Servidores da Febem anunciam nova greve

Os funcionários da Fundação Estadual do Bem-Estar do Menor (Febem) ameaçam retomar a greve geral no dia 7 de outubro, caso a direção da fundação não cumpra o acordo fechado no Tribunal Regional do Trabalho (TRT) no dia 11. Segundo a Assessoria de Imprensa da Febem, a entidade deve recorrer da decisão judicial que determinou aumento de 5% para os funcionários na semana passada. "Até agora, ninguém se manifestou sobre o reajuste coletivo ou os direitos adquiridos", disse o presidente do Sindicato dos Trabalhadores em Entidades de Assistência ao Menor e à Família do Estado de São Paulo (Sitraemfa), Antônio Gilberto da Silva.
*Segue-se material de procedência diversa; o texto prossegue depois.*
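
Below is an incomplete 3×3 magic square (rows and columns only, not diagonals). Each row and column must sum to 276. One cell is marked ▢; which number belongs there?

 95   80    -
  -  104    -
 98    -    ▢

86

Row 1: 95 + 80 + ? = 276, so (1,3) = 101.
The remaining cell in column 1 is (2,1) = 276 − 193 = 83.
Column 2: 80 + 104 + ? = 276, so (3,2) = 92.
The remaining cell in row 2 is (2,3) = 276 − 187 = 89.
Row 3: 98 + 92 + ? = 276, so (3,3) = 86.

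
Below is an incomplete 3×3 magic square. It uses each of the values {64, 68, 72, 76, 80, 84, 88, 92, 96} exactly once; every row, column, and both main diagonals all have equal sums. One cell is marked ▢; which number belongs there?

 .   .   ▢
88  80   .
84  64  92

The 9 entries sum to 720, so each line sums to 720/3 = 240.
Using row 2: 88 + 80 + ? → (2,3) = 240 − 168 = 72.
Column 1 must total 240; the given cells sum to 172, so (1,1) = 68.
Column 2: 80 + 64 + ? = 240, so (1,2) = 96.
Column 3 must total 240; the given cells sum to 164, so (1,3) = 76.

76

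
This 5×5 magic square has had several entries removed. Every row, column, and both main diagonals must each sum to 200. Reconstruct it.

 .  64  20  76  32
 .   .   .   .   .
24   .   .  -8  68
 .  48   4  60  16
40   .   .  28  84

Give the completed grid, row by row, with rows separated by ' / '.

8 64 20 76 32 / 56 12 88 44 0 / 24 80 36 -8 68 / 72 48 4 60 16 / 40 -4 52 28 84

Using row 1: 64 + 20 + 76 + 32 + ? → (1,1) = 200 − 192 = 8.
Row 4 needs 200; the known cells sum to 128, so (4,1) = 72.
Column 1 must total 200; the given cells sum to 144, so (2,1) = 56.
Column 4 must total 200; the given cells sum to 156, so (2,4) = 44.
Column 5 needs 200; the known cells sum to 200, so (2,5) = 0.
From anti-diagonal, 200 − (32 + 44 + 48 + 40) gives (3,3) = 36.
Row 3: 24 + 36 + (-8) + 68 + ? = 200, so (3,2) = 80.
Main diagonal must total 200; the given cells sum to 188, so (2,2) = 12.
Using row 2: 56 + 12 + 44 + 0 + ? → (2,3) = 200 − 112 = 88.
Using column 2: 64 + 12 + 80 + 48 + ? → (5,2) = 200 − 204 = -4.
Column 3 must total 200; the given cells sum to 148, so (5,3) = 52.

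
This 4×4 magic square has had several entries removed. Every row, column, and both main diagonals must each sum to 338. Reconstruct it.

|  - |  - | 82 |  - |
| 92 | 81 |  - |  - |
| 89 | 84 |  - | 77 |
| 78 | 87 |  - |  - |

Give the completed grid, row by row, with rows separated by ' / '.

79 86 82 91 / 92 81 85 80 / 89 84 88 77 / 78 87 83 90

Row 3 must total 338; the given cells sum to 250, so (3,3) = 88.
Column 1: 92 + 89 + 78 + ? = 338, so (1,1) = 79.
The remaining cell in column 2 is (1,2) = 338 − 252 = 86.
Main diagonal: 79 + 81 + 88 + ? = 338, so (4,4) = 90.
Using row 1: 79 + 86 + 82 + ? → (1,4) = 338 − 247 = 91.
From row 4, 338 − (78 + 87 + 90) gives (4,3) = 83.
Using column 3: 82 + 88 + 83 + ? → (2,3) = 338 − 253 = 85.
Column 4: 91 + 77 + 90 + ? = 338, so (2,4) = 80.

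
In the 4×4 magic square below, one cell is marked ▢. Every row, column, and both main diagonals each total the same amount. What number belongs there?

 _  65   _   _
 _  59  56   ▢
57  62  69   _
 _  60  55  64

63

Column 2 is complete and sums to 246; that is the magic constant.
Row 3 needs 246; the known cells sum to 188, so (3,4) = 58.
The remaining cell in row 4 is (4,1) = 246 − 179 = 67.
Column 3 must total 246; the given cells sum to 180, so (1,3) = 66.
The remaining cell in main diagonal is (1,1) = 246 − 192 = 54.
The remaining cell in anti-diagonal is (1,4) = 246 − 185 = 61.
Column 1 needs 246; the known cells sum to 178, so (2,1) = 68.
The remaining cell in column 4 is (2,4) = 246 − 183 = 63.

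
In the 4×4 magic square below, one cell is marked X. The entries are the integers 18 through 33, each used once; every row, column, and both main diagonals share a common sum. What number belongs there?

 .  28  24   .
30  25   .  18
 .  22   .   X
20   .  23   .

The entries are 18 through 33, which sum to 408, so each line sums to 408/4 = 102.
Row 2 must total 102; the given cells sum to 73, so (2,3) = 29.
Column 2 must total 102; the given cells sum to 75, so (4,2) = 27.
Column 3 needs 102; the known cells sum to 76, so (3,3) = 26.
From anti-diagonal, 102 − (29 + 22 + 20) gives (1,4) = 31.
Row 1 must total 102; the given cells sum to 83, so (1,1) = 19.
Row 4 must total 102; the given cells sum to 70, so (4,4) = 32.
The remaining cell in column 1 is (3,1) = 102 − 69 = 33.
Column 4 needs 102; the known cells sum to 81, so (3,4) = 21.

21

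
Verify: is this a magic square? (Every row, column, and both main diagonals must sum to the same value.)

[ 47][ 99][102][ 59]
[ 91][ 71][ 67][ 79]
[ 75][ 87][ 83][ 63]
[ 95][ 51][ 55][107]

Row 1: 47 + 99 + 102 + 59 = 307.
Row 2: 91 + 71 + 67 + 79 = 308.
Row 3: 75 + 87 + 83 + 63 = 308.
Row 4: 95 + 51 + 55 + 107 = 308.
Column 1: 47 + 91 + 75 + 95 = 308.
Column 2: 99 + 71 + 87 + 51 = 308.
Column 3: 102 + 67 + 83 + 55 = 307.
Column 4: 59 + 79 + 63 + 107 = 308.
Main diagonal: 47 + 71 + 83 + 107 = 308.
Anti-diagonal: 59 + 67 + 87 + 95 = 308.

No — row 1 sums to 307 but column 4 sums to 308.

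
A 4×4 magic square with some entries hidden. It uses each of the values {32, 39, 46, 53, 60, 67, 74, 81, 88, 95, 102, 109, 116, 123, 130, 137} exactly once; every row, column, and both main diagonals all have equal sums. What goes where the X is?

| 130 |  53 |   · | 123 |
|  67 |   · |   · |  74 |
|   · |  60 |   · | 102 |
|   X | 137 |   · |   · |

46

The 16 entries sum to 1352, so each line sums to 1352/4 = 338.
Using row 1: 130 + 53 + 123 + ? → (1,3) = 338 − 306 = 32.
Using column 2: 53 + 60 + 137 + ? → (2,2) = 338 − 250 = 88.
Using column 4: 123 + 74 + 102 + ? → (4,4) = 338 − 299 = 39.
Main diagonal needs 338; the known cells sum to 257, so (3,3) = 81.
Row 2 must total 338; the given cells sum to 229, so (2,3) = 109.
The remaining cell in row 3 is (3,1) = 338 − 243 = 95.
Column 1 needs 338; the known cells sum to 292, so (4,1) = 46.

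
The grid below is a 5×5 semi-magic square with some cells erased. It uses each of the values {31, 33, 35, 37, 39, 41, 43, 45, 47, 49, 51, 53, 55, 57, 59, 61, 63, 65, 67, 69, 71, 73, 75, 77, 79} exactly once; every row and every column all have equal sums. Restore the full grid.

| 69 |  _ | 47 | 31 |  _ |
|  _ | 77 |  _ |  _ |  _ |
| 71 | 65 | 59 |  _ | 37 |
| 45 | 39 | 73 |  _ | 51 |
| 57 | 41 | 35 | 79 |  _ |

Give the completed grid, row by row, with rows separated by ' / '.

69 53 47 31 75 / 33 77 61 55 49 / 71 65 59 43 37 / 45 39 73 67 51 / 57 41 35 79 63

The 25 entries sum to 1375, so each line sums to 1375/5 = 275.
Using row 3: 71 + 65 + 59 + 37 + ? → (3,4) = 275 − 232 = 43.
Row 4: 45 + 39 + 73 + 51 + ? = 275, so (4,4) = 67.
The remaining cell in row 5 is (5,5) = 275 − 212 = 63.
The remaining cell in column 1 is (2,1) = 275 − 242 = 33.
Using column 2: 77 + 65 + 39 + 41 + ? → (1,2) = 275 − 222 = 53.
Column 3 needs 275; the known cells sum to 214, so (2,3) = 61.
Column 4 needs 275; the known cells sum to 220, so (2,4) = 55.
Row 1 must total 275; the given cells sum to 200, so (1,5) = 75.
Row 2: 33 + 77 + 61 + 55 + ? = 275, so (2,5) = 49.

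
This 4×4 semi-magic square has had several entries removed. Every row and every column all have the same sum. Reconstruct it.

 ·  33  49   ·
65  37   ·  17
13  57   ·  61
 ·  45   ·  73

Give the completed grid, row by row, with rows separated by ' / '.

69 33 49 21 / 65 37 53 17 / 13 57 41 61 / 25 45 29 73

Column 2 is already complete: 33 + 37 + 57 + 45 = 172, so that is the magic constant.
Row 2 must total 172; the given cells sum to 119, so (2,3) = 53.
Row 3 must total 172; the given cells sum to 131, so (3,3) = 41.
Column 3: 49 + 53 + 41 + ? = 172, so (4,3) = 29.
From column 4, 172 − (17 + 61 + 73) gives (1,4) = 21.
Row 1 needs 172; the known cells sum to 103, so (1,1) = 69.
From row 4, 172 − (45 + 29 + 73) gives (4,1) = 25.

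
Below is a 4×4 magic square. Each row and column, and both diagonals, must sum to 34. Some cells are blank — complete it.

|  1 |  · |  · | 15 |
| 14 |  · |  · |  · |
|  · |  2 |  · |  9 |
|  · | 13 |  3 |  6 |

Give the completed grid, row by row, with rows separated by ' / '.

Row 4: 13 + 3 + 6 + ? = 34, so (4,1) = 12.
Column 1 must total 34; the given cells sum to 27, so (3,1) = 7.
Column 4: 15 + 9 + 6 + ? = 34, so (2,4) = 4.
Anti-diagonal must total 34; the given cells sum to 29, so (2,3) = 5.
Row 2 needs 34; the known cells sum to 23, so (2,2) = 11.
Row 3: 7 + 2 + 9 + ? = 34, so (3,3) = 16.
Column 2 needs 34; the known cells sum to 26, so (1,2) = 8.
The remaining cell in column 3 is (1,3) = 34 − 24 = 10.

1 8 10 15 / 14 11 5 4 / 7 2 16 9 / 12 13 3 6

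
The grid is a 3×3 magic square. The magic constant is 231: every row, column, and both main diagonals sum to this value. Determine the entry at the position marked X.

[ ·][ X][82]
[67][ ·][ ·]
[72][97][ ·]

Using row 3: 72 + 97 + ? → (3,3) = 231 − 169 = 62.
From column 1, 231 − (67 + 72) gives (1,1) = 92.
The remaining cell in column 3 is (2,3) = 231 − 144 = 87.
Main diagonal must total 231; the given cells sum to 154, so (2,2) = 77.
The remaining cell in row 1 is (1,2) = 231 − 174 = 57.

57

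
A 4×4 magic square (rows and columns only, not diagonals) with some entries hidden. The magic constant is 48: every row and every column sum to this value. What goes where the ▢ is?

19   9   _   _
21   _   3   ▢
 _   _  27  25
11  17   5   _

1

From row 4, 48 − (11 + 17 + 5) gives (4,4) = 15.
From column 1, 48 − (19 + 21 + 11) gives (3,1) = -3.
Column 3 needs 48; the known cells sum to 35, so (1,3) = 13.
Using row 1: 19 + 9 + 13 + ? → (1,4) = 48 − 41 = 7.
Using row 3: -3 + 27 + 25 + ? → (3,2) = 48 − 49 = -1.
Column 2 needs 48; the known cells sum to 25, so (2,2) = 23.
Column 4 needs 48; the known cells sum to 47, so (2,4) = 1.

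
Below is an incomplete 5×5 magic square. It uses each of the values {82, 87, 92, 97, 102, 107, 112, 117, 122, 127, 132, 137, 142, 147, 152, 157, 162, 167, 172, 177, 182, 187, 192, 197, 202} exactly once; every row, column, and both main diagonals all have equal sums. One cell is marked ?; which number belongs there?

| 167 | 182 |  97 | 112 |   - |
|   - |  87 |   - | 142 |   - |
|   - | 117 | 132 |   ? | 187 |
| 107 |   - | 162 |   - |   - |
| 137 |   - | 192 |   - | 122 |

The 25 entries sum to 3550, so each line sums to 3550/5 = 710.
From row 1, 710 − (167 + 182 + 97 + 112) gives (1,5) = 152.
From column 3, 710 − (97 + 132 + 162 + 192) gives (2,3) = 127.
Main diagonal needs 710; the known cells sum to 508, so (4,4) = 202.
Anti-diagonal: 152 + 142 + 132 + 137 + ? = 710, so (4,2) = 147.
The remaining cell in row 4 is (4,5) = 710 − 618 = 92.
Column 2: 182 + 87 + 117 + 147 + ? = 710, so (5,2) = 177.
Using column 5: 152 + 187 + 92 + 122 + ? → (2,5) = 710 − 553 = 157.
The remaining cell in row 2 is (2,1) = 710 − 513 = 197.
Row 5 needs 710; the known cells sum to 628, so (5,4) = 82.
Column 1: 167 + 197 + 107 + 137 + ? = 710, so (3,1) = 102.
Column 4 must total 710; the given cells sum to 538, so (3,4) = 172.

172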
A decisão foi tomada nesta quinta-feira, em assembléia geral pela manhã. A partir de quarta-feira, começam as assembléias regionais em todas as unidades. O pagamento dos funcionários ocorre no dia 7. "É a data-limite para sabermos se a decisão judicial será cumprida", disse Silva. Ele acredita que, até a data da greve, a Febem volte a sofrer com rebeliões. "As unidades estão para estourar a qualquer momento e o governo provavelmente vai usar a greve para dar desculpa para os riscos." Segundo Silva, além das reivindicações salariais, o sindicato busca melhores condições de trabalho e mais segurança. "Está faltando até creme dental para os menores. É claro que existe o risco de motim", afirmou. A Febem argumenta que o reajuste de 5% sugerido pelo TRT vai beneficiar apenas os funcionários que ganham até R$ 900,00, menos de 600 dos 7 mil trabalhadores, conforme a fundação. Alega-se ainda que, por conta do ano eleitoral, entidades públicas não podem fazer reajustes salariais e os funcionários já estão sendo beneficiados pelo Plano de Recomposição Salarial implementado em junho, com reajustes de 15% a 45%. Rebelião - Funcionários da Febem, que pedem para não ser identificados, disseram ontem, durante a assembléia, que pelo menos quatro funcionários e seis internos ficaram feridos em um princípio de rebelião na unidade Tatuapé, na manhã de quarta-feira. O tumulto teria sido provocado por uma briga entre gangues rivais e foi controlado por monitores. "O clima está tenso e os adolescentes continuam ameaçando os funcionários", afirmou um monitor. Em Franco da Rocha, cerca de 20 menores teriam tentado matar um interno na noite de ontem e provocado outro tumulto. A assessoria da fundação disse que não houve sinal de rebelião em nenhuma das unidades.